Tuesday 31 July 2018

From the archive: "Cléo from 5 to 7"


With the release of The Beaches of Agnès alongside two boxsets of her finest hours last year, Agnès Varda has made as prominent a cinematic comeback as any director over the past twelve months. That revival looks set to continue with a BFI Southbank retrospective this summer, and the re-release of 1961's Cléo from 5 to 7, Varda's international breakthrough. The tall, striking Corinne Marchand is Cléo, a Parisian singer who pops out for a couple of hours while awaiting the results of a test for stomach cancer, only to see reminders of her own mortality just about everywhere she looks. Varda's camera, meanwhile, becomes as fascinated by these signs and signifiers as was Godard's around this time (JLG has a rare acting role in a short-film-within-a-film, casting off his trademark lunettes noirs to woo and win Anna Karina), although here they're far less concrete - Tarot cards, superstitions ("you must never wear new clothes on Tuesday") and other arcane showbiz beliefs (reading reviews is "like saying Happy Birthday in advance: it brings bad luck") - and we're free to make of them what we will. What we're watching, essentially, is one woman's life passing before her very eyes, in something approximating real time.

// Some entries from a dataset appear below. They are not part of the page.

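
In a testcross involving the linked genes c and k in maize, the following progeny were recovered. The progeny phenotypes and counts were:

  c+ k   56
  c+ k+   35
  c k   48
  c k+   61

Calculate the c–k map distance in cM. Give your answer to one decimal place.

41.5 cM

The two most frequent classes, c+ k (56) and c k+ (61), are the parental types, so the F1 was c+ k / c k+.
The recombinant classes are c+ k+ and c k: 35 + 48 = 83.
Recombination frequency = 83/200 = 0.4150 ≈ 41.5%, i.e. 41.5 cM.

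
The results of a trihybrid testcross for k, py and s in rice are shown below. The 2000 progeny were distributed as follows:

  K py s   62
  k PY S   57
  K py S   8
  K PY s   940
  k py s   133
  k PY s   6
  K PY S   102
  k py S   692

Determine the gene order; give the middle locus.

k

The two most frequent reciprocal classes, k py S and K PY s, are the parental types, so the F1 was k py S / K PY s.
The two rarest classes, K py S and k PY s, are the double crossovers. Comparing them with the parentals, only the k allele has switched, so k is the middle locus and the order is s – k – py.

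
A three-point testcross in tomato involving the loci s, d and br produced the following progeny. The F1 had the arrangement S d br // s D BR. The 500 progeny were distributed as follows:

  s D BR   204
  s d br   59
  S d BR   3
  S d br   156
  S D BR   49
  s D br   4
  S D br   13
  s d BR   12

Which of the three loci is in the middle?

br

The two rarest classes, S d BR and s D br, are the double crossovers. Comparing them with the parentals, only the br allele has switched, so br is the middle locus and the order is s – br – d.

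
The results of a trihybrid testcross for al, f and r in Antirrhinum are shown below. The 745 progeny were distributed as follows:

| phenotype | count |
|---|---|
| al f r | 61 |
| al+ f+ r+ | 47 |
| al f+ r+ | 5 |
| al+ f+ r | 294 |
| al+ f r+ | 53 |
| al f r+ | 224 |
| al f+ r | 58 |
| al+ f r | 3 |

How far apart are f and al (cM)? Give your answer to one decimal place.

The two most frequent reciprocal classes, al+ f+ r and al f r+, are the parental types, so the F1 was al+ f+ r / al f r+.
The two rarest classes, al+ f r and al f+ r+, are the double crossovers. Comparing them with the parentals, only the f allele has switched, so f is the middle locus and the order is al – f – r.
Crossovers in the al–f interval produce the single-crossover classes al f+ r and al+ f r+ (58 + 53 = 111) plus the double crossovers (8).
RF(al–f) = (111 + 8) / 745 = 119/745 = 0.1597 → 16.0 cM.

16.0 cM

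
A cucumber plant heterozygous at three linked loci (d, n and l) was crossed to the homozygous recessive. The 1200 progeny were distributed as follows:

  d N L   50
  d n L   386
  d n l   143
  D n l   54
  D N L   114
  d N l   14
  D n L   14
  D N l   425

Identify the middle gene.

The two most frequent reciprocal classes, d n L and D N l, are the parental types, so the F1 was d n L / D N l.
The two rarest classes, D n L and d N l, are the double crossovers. Comparing them with the parentals, only the d allele has switched, so d is the middle locus and the order is l – d – n.

d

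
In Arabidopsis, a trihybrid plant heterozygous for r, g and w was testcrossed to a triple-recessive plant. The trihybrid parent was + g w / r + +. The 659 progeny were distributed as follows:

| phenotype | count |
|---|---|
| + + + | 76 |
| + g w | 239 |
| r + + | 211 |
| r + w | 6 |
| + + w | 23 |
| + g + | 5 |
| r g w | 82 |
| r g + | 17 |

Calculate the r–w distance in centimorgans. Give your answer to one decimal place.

25.6 centimorgans

The two rarest classes, + g + and r + w, are the double crossovers. Comparing them with the parentals, only the w allele has switched, so w is the middle locus and the order is g – w – r.
Crossovers in the w–r interval produce the single-crossover classes r g w and + + + (82 + 76 = 158) plus the double crossovers (11).
RF(w–r) = (158 + 11) / 659 = 169/659 = 0.2564 → 25.6 centimorgans.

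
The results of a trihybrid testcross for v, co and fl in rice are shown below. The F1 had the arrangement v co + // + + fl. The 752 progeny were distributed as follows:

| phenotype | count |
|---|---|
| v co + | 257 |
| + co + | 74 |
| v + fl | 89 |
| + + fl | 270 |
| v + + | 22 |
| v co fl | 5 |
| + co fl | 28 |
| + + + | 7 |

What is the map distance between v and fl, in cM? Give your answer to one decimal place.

23.3 cM

The two rarest classes, v co fl and + + +, are the double crossovers. Comparing them with the parentals, only the fl allele has switched, so fl is the middle locus and the order is v – fl – co.
Crossovers in the v–fl interval produce the single-crossover classes + co + and v + fl (74 + 89 = 163) plus the double crossovers (12).
RF(v–fl) = (163 + 12) / 752 = 175/752 = 0.2327 → 23.3 cM.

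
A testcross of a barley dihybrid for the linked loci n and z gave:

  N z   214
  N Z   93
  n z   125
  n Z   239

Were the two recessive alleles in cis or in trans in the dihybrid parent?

trans

The two most frequent classes are N z (214) and n Z (239); these are the parental (non-recombinant) types.
So the F1 carried N z on one chromosome and n Z on the other — the recessive alleles are on opposite chromosomes (trans / repulsion).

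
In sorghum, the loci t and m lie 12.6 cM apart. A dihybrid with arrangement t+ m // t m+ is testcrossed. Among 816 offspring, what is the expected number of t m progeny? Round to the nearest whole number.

51

A map distance of 12.6 cM corresponds to a recombination frequency of 0.126.
The F1 is t+ m / t m+, so t m is a recombinant gamete class with expected frequency r/2 = 0.126/2 = 0.0630.
Expected number = 0.0630 × 816 = 51.41 ≈ 51.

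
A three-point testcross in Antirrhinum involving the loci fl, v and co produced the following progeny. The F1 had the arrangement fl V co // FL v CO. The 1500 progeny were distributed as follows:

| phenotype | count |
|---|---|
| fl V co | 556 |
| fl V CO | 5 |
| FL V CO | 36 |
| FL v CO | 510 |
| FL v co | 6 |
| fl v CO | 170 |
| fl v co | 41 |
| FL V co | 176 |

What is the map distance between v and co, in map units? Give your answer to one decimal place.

The two rarest classes, fl V CO and FL v co, are the double crossovers. Comparing them with the parentals, only the co allele has switched, so co is the middle locus and the order is v – co – fl.
Crossovers in the v–co interval produce the single-crossover classes fl v co and FL V CO (41 + 36 = 77) plus the double crossovers (11).
RF(v–co) = (77 + 11) / 1500 = 88/1500 = 0.0587 → 5.9 map units.

5.9 map units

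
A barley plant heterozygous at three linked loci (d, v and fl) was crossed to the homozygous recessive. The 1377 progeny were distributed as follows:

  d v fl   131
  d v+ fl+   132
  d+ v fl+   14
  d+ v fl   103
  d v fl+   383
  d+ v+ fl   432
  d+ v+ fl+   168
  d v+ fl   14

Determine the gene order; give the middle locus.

d

The two most frequent reciprocal classes, d+ v+ fl and d v fl+, are the parental types, so the F1 was d+ v+ fl / d v fl+.
The two rarest classes, d v+ fl and d+ v fl+, are the double crossovers. Comparing them with the parentals, only the d allele has switched, so d is the middle locus and the order is v – d – fl.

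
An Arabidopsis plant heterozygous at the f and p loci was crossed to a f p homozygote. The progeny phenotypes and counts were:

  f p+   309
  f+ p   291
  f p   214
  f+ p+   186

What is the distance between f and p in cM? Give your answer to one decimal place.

40.0 cM

The two most frequent classes, f+ p (291) and f p+ (309), are the parental types, so the F1 was f+ p / f p+.
The recombinant classes are f+ p+ and f p: 186 + 214 = 400.
Recombination frequency = 400/1000 = 0.4000 ≈ 40.0%, i.e. 40.0 cM.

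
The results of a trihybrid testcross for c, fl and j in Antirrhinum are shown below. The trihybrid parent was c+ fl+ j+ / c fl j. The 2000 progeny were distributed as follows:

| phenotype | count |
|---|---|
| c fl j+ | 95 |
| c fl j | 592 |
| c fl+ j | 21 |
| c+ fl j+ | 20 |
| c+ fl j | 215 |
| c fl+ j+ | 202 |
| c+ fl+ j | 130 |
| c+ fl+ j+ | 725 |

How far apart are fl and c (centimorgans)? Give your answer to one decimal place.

22.9 centimorgans

The two rarest classes, c+ fl j+ and c fl+ j, are the double crossovers. Comparing them with the parentals, only the fl allele has switched, so fl is the middle locus and the order is j – fl – c.
Crossovers in the fl–c interval produce the single-crossover classes c fl+ j+ and c+ fl j (202 + 215 = 417) plus the double crossovers (41).
RF(fl–c) = (417 + 41) / 2000 = 458/2000 = 0.2290 → 22.9 centimorgans.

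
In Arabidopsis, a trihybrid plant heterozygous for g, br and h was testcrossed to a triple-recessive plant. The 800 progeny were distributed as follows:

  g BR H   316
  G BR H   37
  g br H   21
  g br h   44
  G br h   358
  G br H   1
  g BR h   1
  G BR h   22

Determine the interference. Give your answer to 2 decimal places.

The two most frequent reciprocal classes, g BR H and G br h, are the parental types, so the F1 was g BR H / G br h.
The two rarest classes, g BR h and G br H, are the double crossovers. Comparing them with the parentals, only the h allele has switched, so h is the middle locus and the order is br – h – g.
br–h: (43 + 2)/800 = 0.0563; h–g: (81 + 2)/800 = 0.1037.
Expected DCO frequency = 0.0563 × 0.1037 ≈ 0.00584; observed = 2/800 ≈ 0.00250.
Coefficient of coincidence = 0.00250/0.00584 ≈ 0.43; interference = 1 − 0.43 = 0.57.

0.57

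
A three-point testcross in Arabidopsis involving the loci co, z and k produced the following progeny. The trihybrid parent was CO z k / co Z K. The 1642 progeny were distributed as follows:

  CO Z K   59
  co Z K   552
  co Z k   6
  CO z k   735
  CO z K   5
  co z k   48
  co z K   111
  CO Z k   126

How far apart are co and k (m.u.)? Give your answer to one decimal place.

The two rarest classes, CO z K and co Z k, are the double crossovers. Comparing them with the parentals, only the k allele has switched, so k is the middle locus and the order is co – k – z.
Crossovers in the co–k interval produce the single-crossover classes co z k and CO Z K (48 + 59 = 107) plus the double crossovers (11).
RF(co–k) = (107 + 11) / 1642 = 118/1642 = 0.0719 → 7.2 m.u.

7.2 m.u.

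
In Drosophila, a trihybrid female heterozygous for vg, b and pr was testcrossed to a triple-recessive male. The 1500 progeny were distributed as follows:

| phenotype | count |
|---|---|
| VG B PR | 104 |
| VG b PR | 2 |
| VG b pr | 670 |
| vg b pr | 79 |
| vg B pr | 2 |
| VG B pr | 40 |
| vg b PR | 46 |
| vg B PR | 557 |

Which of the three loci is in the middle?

pr

The two most frequent reciprocal classes, VG b pr and vg B PR, are the parental types, so the F1 was VG b pr / vg B PR.
The two rarest classes, VG b PR and vg B pr, are the double crossovers. Comparing them with the parentals, only the pr allele has switched, so pr is the middle locus and the order is b – pr – vg.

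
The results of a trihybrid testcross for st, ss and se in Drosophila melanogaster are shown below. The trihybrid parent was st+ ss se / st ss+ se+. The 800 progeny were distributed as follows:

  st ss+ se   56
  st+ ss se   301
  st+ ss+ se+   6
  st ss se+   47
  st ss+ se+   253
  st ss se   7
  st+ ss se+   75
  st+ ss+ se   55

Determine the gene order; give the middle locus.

st

The two rarest classes, st ss se and st+ ss+ se+, are the double crossovers. Comparing them with the parentals, only the st allele has switched, so st is the middle locus and the order is ss – st – se.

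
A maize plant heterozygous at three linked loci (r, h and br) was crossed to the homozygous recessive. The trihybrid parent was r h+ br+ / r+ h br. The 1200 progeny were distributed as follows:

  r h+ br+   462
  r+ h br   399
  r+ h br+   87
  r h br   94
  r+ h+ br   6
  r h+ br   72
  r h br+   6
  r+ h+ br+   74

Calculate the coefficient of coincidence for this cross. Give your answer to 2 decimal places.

0.47

The two rarest classes, r h br+ and r+ h+ br, are the double crossovers. Comparing them with the parentals, only the h allele has switched, so h is the middle locus and the order is r – h – br.
r–h: (168 + 12)/1200 = 0.1500; h–br: (159 + 12)/1200 = 0.1425.
Expected DCO frequency = 0.1500 × 0.1425 ≈ 0.02137; observed = 12/1200 ≈ 0.01000.
Coefficient of coincidence = 0.01000/0.02137 ≈ 0.47.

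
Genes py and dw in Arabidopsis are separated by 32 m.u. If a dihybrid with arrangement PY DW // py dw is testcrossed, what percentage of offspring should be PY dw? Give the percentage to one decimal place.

16.0%

A map distance of 32 m.u. corresponds to a recombination frequency of 0.320.
The F1 is PY DW / py dw, so PY dw is a recombinant gamete class with expected frequency r/2 = 0.320/2 = 0.1600.
That is 0.1600 = 16.0% of the progeny.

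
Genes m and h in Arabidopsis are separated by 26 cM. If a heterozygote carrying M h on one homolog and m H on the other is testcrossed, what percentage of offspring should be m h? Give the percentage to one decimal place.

A map distance of 26 cM corresponds to a recombination frequency of 0.260.
The F1 is M h / m H, so m h is a recombinant gamete class with expected frequency r/2 = 0.260/2 = 0.1300.
That is 0.1300 = 13.0% of the progeny.

13.0%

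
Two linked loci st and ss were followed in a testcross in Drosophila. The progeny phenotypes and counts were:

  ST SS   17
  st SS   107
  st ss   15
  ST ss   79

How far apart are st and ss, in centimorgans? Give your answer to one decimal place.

14.7 centimorgans

The two most frequent classes, ST ss (79) and st SS (107), are the parental types, so the F1 was ST ss / st SS.
The recombinant classes are ST SS and st ss: 17 + 15 = 32.
Recombination frequency = 32/218 = 0.1468 ≈ 14.7%, i.e. 14.7 centimorgans.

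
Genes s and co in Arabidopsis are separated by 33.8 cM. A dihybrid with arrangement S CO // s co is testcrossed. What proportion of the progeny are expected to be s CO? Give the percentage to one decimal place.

16.9%

A map distance of 33.8 cM corresponds to a recombination frequency of 0.338.
The F1 is S CO / s co, so s CO is a recombinant gamete class with expected frequency r/2 = 0.338/2 = 0.1690.
That is 0.1690 = 16.9% of the progeny.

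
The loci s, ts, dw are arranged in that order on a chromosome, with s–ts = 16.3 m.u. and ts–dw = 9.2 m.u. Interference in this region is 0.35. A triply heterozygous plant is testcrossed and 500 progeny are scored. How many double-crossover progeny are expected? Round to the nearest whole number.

Map distances give recombination frequencies of 0.163 and 0.092 for the two intervals.
With interference 0.35 (so coincidence = 0.65), expected double-crossover frequency = 0.163 × 0.092 × 0.65 = 0.00975.
Expected number = 0.00975 × 500 = 4.87 ≈ 5.

5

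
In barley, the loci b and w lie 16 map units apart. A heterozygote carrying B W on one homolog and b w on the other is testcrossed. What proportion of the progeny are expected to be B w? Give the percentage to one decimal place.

8.0%

A map distance of 16 map units corresponds to a recombination frequency of 0.160.
The F1 is B W / b w, so B w is a recombinant gamete class with expected frequency r/2 = 0.160/2 = 0.0800.
That is 0.0800 = 8.0% of the progeny.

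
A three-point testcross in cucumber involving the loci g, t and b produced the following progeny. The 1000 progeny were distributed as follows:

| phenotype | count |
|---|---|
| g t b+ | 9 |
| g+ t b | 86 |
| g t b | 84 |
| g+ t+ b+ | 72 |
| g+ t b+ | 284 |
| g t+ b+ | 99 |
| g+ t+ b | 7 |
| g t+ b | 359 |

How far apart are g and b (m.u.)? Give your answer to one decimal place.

The two most frequent reciprocal classes, g+ t b+ and g t+ b, are the parental types, so the F1 was g+ t b+ / g t+ b.
The two rarest classes, g t b+ and g+ t+ b, are the double crossovers. Comparing them with the parentals, only the g allele has switched, so g is the middle locus and the order is b – g – t.
Crossovers in the b–g interval produce the single-crossover classes g+ t b and g t+ b+ (86 + 99 = 185) plus the double crossovers (16).
RF(b–g) = (185 + 16) / 1000 = 201/1000 = 0.2010 → 20.1 m.u.

20.1 m.u.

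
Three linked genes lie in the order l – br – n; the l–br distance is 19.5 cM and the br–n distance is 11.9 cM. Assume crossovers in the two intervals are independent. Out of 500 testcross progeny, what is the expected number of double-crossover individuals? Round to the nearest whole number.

Map distances give recombination frequencies of 0.195 and 0.119 for the two intervals.
With no interference, expected double-crossover frequency = 0.195 × 0.119 = 0.02321.
Expected number = 0.02321 × 500 = 11.60 ≈ 12.

12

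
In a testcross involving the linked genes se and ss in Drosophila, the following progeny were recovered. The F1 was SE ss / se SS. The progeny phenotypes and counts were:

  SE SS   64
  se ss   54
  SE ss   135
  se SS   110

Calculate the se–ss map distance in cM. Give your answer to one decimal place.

32.5 cM

The recombinant classes are SE SS and se ss: 64 + 54 = 118.
Recombination frequency = 118/363 = 0.3251 ≈ 32.5%, i.e. 32.5 cM.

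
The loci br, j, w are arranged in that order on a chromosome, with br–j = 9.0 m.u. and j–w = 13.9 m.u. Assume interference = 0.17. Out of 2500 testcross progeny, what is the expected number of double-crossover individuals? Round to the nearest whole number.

26

Map distances give recombination frequencies of 0.090 and 0.139 for the two intervals.
With interference 0.17 (so coincidence = 0.83), expected double-crossover frequency = 0.090 × 0.139 × 0.83 = 0.01038.
Expected number = 0.01038 × 2500 = 25.96 ≈ 26.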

By presenting us with multiple perspectives on these pivotal two hours - it turns out not just to be Cléo's story, but the story of everyone else she meets on her travels - the film now appears to predict our social network era, but it also deserves to enter into movie history for its thoroughly modern heroine, perhaps the first of her kind in French cinema. Marchand's Cléo is a celebrity (a commodity, even), with a tremendously chic apartment (tiny kittens, matching hot water bottle), but even greater needs; gnawed away from within by doubt if not necessarily by the cancer she fears, she's obliged to negotiate the twin worlds of art and politics (Algeria looms larger here than it does in many other early New Wave features) on a quest for the ever-elusive happiness that might ease the ache at her centre. Intellectually and geographically curious - it wanders and it wonders, a predecessor to Richard Linklater's Before Sunrise/Sunset diptych - it's as playful as any other early evening spent on Varda's shores, albeit with sudden swells of emotion that rise up out of nowhere: the lament Cléo's songwriters have her perform, and a bittersweet final leavetaking, position this director, once again, at the very heart of the New Wave.

(April 2010)

Cléo from 5 to 7 launches the Gleaning Truths season with a Q&A event at Curzon Soho, London this Thursday; it then returns to selected cinemas from Friday.